The move to the LOC made me wonder about the agency of those who originally contributed their articles to the site. The medium here is very much the message. What does it mean when the content moves off a platform dedicated to female empowerment in the sciences and onto a federally situated government library? In addition, the LOC Classification system is, along with the Dewey Decimal System, the most common classification system in the US. Its classification categories and metadata are how items are made discoverable in the collection. These systems have been interrogated by the discipline of Critical Cataloguing for the ways in which they “codify long-held prejudices through language and erasure.” Categories can be racist, sexist, misogynistic, and can perpetuate damaging stereotypes. There is also the question of rights. Do the former Creative Commons terms still apply to the materials, or do they now fall under the LOC’s Fair Use terms? This is not to say that the LOC is not a suitable place to archive a site like Lady Science. The site itself seems happy with its choice:
Being able to access writing that one has done is definitely crucial, and one I can speak to personally. When a magazine to which I contributed several articles suddenly changed publishers, the new staff removed all archived issues from their website, without warning and without informing its contributors.
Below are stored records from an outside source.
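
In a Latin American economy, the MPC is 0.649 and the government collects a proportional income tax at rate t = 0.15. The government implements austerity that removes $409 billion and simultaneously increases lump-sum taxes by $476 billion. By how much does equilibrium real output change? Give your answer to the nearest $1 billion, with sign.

−$1,601 billion

Expenditure multiplier = 1/(1 − c(1−t)) = 1/(1 − 0.649×0.85) = 1/0.44835 ≈ 2.23.
ΔG contributes k·ΔG = (−$409 billion) / 0.44835 ≈ −$912.2 billion.
ΔT of +$476 billion changes first-round spending by −c·ΔT = −$308.924 billion, contributing k·(−c·ΔT) = (−$308.924 billion) / 0.44835 ≈ −$689 billion.
Net ΔY = k(ΔG − c·ΔT) = (−$717.924 billion) / 0.44835 ≈ −$1,601 billion.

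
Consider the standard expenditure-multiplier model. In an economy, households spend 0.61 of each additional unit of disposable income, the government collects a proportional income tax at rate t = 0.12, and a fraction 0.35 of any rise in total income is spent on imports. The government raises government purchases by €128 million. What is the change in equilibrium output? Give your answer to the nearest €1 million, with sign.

Government-spending multiplier = 1/(1 − c(1−t) + m) = 1/(1 − 0.61×0.88 + 0.35) = 1/0.8132 ≈ 1.23.
ΔY = k × ΔG = (+€128 million) / 0.8132 ≈ +€157 million.

+€157 million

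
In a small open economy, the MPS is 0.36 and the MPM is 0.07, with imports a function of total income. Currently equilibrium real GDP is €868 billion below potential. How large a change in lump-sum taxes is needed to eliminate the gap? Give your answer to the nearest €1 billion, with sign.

−€583 billion

MPC = 1 − MPS = 1 − 0.36 = 0.64.
Spending multiplier = 1/(1 − c + m) = 1/(1 − 0.64 + 0.07) = 1/0.43 ≈ 2.326.
Tax multiplier = −c·k = −0.64/0.43 ≈ −1.488. Need ΔY = +€868 billion, so ΔT = ΔY/(−c·k) = −(+€868 billion) × 0.43 / 0.64 ≈ −€583 billion.
The government should cut lump-sum taxes by €583 billion.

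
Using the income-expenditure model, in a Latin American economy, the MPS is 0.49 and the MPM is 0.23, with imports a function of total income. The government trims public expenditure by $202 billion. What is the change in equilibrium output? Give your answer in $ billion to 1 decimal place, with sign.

MPC = 1 − MPS = 1 − 0.49 = 0.51.
Government-spending multiplier = 1/(1 − c + m) = 1/(1 − 0.51 + 0.23) = 1/0.72 ≈ 1.389.
ΔY = k × ΔG = (−$202 billion) / 0.72 ≈ −$280.6 billion.

−$280.6 billion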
Links to articles that I had placed on my LinkedIn profile suddenly went nowhere. For writers in a digital space, not being able to link to their work is frustrating and potentially damaging. I don’t exactly seem digitally-literate to prospective employers when I hand them a paper copy of a magazine I once wrote for, or worse, a typed copy printed off my computer. Making their authors’ archived work available at the LOC to aid in the success of their writers is fully in alignment with the principles of gender empowerment foundational to Lady Science.
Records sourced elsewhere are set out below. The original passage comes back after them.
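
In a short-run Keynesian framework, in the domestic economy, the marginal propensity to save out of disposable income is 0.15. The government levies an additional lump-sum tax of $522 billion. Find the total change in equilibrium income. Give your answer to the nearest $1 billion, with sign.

−$2,958 billion

MPC = 1 − MPS = 1 − 0.15 = 0.85.
A lump-sum tax change of +$522 billion shifts disposable income by −$522 billion; first-round consumption changes by −c × ΔT = −0.85 × (+$522 billion) = −$443.7 billion.
Expenditure multiplier = 1/(1 − MPC) = 1/(1 − 0.85) = 1/0.15 ≈ 6.667.
The tax multiplier is −c × k ≈ −5.667, so ΔY = k × (−c·ΔT) = (−$443.7 billion) / 0.15 = −$2,958 billion.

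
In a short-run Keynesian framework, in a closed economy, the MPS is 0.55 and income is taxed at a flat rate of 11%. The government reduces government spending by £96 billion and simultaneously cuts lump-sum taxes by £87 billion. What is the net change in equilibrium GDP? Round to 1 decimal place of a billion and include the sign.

−£94.8 billion

MPC = 1 − MPS = 1 − 0.55 = 0.45.
Expenditure multiplier = 1/(1 − c(1−t)) = 1/(1 − 0.45×0.89) = 1/0.5995 ≈ 1.668.
ΔG contributes k·ΔG = (−£96 billion) / 0.5995 ≈ −£160.1 billion.
ΔT of −£87 billion changes first-round spending by −c·ΔT = +£39.15 billion, contributing k·(−c·ΔT) = (+£39.15 billion) / 0.5995 ≈ +£65.3 billion.
Net ΔY = k(ΔG − c·ΔT) = (−£56.85 billion) / 0.5995 ≈ −£94.8 billion.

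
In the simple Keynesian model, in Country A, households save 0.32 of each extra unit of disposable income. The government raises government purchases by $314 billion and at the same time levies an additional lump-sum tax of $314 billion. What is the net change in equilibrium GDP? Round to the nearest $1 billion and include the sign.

+$314 billion

MPC = 1 − MPS = 1 − 0.32 = 0.68.
Expenditure multiplier = 1/(1 − MPC) = 1/(1 − 0.68) = 1/0.32 = 3.125.
ΔG contributes k·ΔG = (+$314 billion) / 0.32 ≈ +$981.3 billion.
ΔT of +$314 billion changes first-round spending by −c·ΔT = −$213.52 billion, contributing k·(−c·ΔT) = (−$213.52 billion) / 0.32 ≈ −$667.3 billion.
With ΔG = ΔT and no other leakages, the balanced-budget multiplier is 1, so ΔY = ΔG = +$314 billion.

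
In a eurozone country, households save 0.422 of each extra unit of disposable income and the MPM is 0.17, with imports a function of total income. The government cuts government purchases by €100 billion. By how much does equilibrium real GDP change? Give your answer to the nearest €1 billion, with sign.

−€169 billion

MPC = 1 − MPS = 1 − 0.422 = 0.578.
Spending multiplier = 1/(1 − c + m) = 1/(1 − 0.578 + 0.17) = 1/0.592 ≈ 1.689.
ΔY = k × ΔG = (−€100 billion) / 0.592 ≈ −€169 billion.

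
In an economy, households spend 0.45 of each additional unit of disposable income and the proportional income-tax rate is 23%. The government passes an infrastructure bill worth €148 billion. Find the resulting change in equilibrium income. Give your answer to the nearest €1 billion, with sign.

Expenditure multiplier = 1/(1 − c(1−t)) = 1/(1 − 0.45×0.77) = 1/0.6535 ≈ 1.53.
ΔY = k × ΔG = (+€148 billion) / 0.6535 ≈ +€226 billion.

+€226 billion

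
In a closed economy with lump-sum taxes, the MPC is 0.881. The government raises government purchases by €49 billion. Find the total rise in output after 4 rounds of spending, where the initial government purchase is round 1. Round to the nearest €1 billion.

Round 1 adds ΔG = €49 billion; each later round is MPC = 0.881 times the previous.
After 4 rounds: 49 + 43.169 + 38.031889 + 33.506094209 = ΔG·(1 − c^4)/(1 − c) = 49 × (1 − 0.602425897921)/0.119 ≈ €164 billion.

€164 billion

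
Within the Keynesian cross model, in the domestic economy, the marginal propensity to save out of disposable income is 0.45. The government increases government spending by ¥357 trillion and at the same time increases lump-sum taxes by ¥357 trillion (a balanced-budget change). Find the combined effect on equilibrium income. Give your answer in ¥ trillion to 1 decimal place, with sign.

MPC = 1 − MPS = 1 − 0.45 = 0.55.
Expenditure multiplier = 1/(1 − MPC) = 1/(1 − 0.55) = 1/0.45 ≈ 2.222.
ΔG contributes k·ΔG = (+¥357 trillion) / 0.45 ≈ +¥793.3 trillion.
ΔT of +¥357 trillion changes first-round spending by −c·ΔT = −¥196.35 trillion, contributing k·(−c·ΔT) = (−¥196.35 trillion) / 0.45 ≈ −¥436.3 trillion.
With ΔG = ΔT and no other leakages, the balanced-budget multiplier is 1, so ΔY = ΔG = +¥357 trillion.

+¥357.0 trillion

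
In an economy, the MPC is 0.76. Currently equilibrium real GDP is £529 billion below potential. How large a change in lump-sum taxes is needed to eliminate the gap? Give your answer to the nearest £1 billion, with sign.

Spending multiplier = 1/(1 − MPC) = 1/(1 − 0.76) = 1/0.24 ≈ 4.167.
Tax multiplier = −c·k = −0.76/0.24 ≈ −3.167. Need ΔY = +£529 billion, so ΔT = ΔY/(−c·k) = −(+£529 billion) × 0.24 / 0.76 ≈ −£167 billion.
The government should cut lump-sum taxes by £167 billion.

−£167 billion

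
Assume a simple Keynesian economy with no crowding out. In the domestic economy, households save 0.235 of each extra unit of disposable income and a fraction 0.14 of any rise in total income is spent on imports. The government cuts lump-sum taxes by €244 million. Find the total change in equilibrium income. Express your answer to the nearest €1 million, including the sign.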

There is a link from Lady Science directly to the LOC, but I wondered how easy it would be for me to find the archive without it. As it turns out, very easy. I simply typed “Lady Science” into the search box on the LOC homepage and it was the first listing.
Curiously, the second listing is a book from 1800 called The alphabet of thought; or, Elements of metaphysical science, written by…” a lady”. Anonymous, nameless, and unknown. Oh, the irony.
Sources
“ITEMS FOR THE SCIENTIFIC AND THE CURIOUS.” Preston Chronicle, October 6, 1877. British Library Newspapers.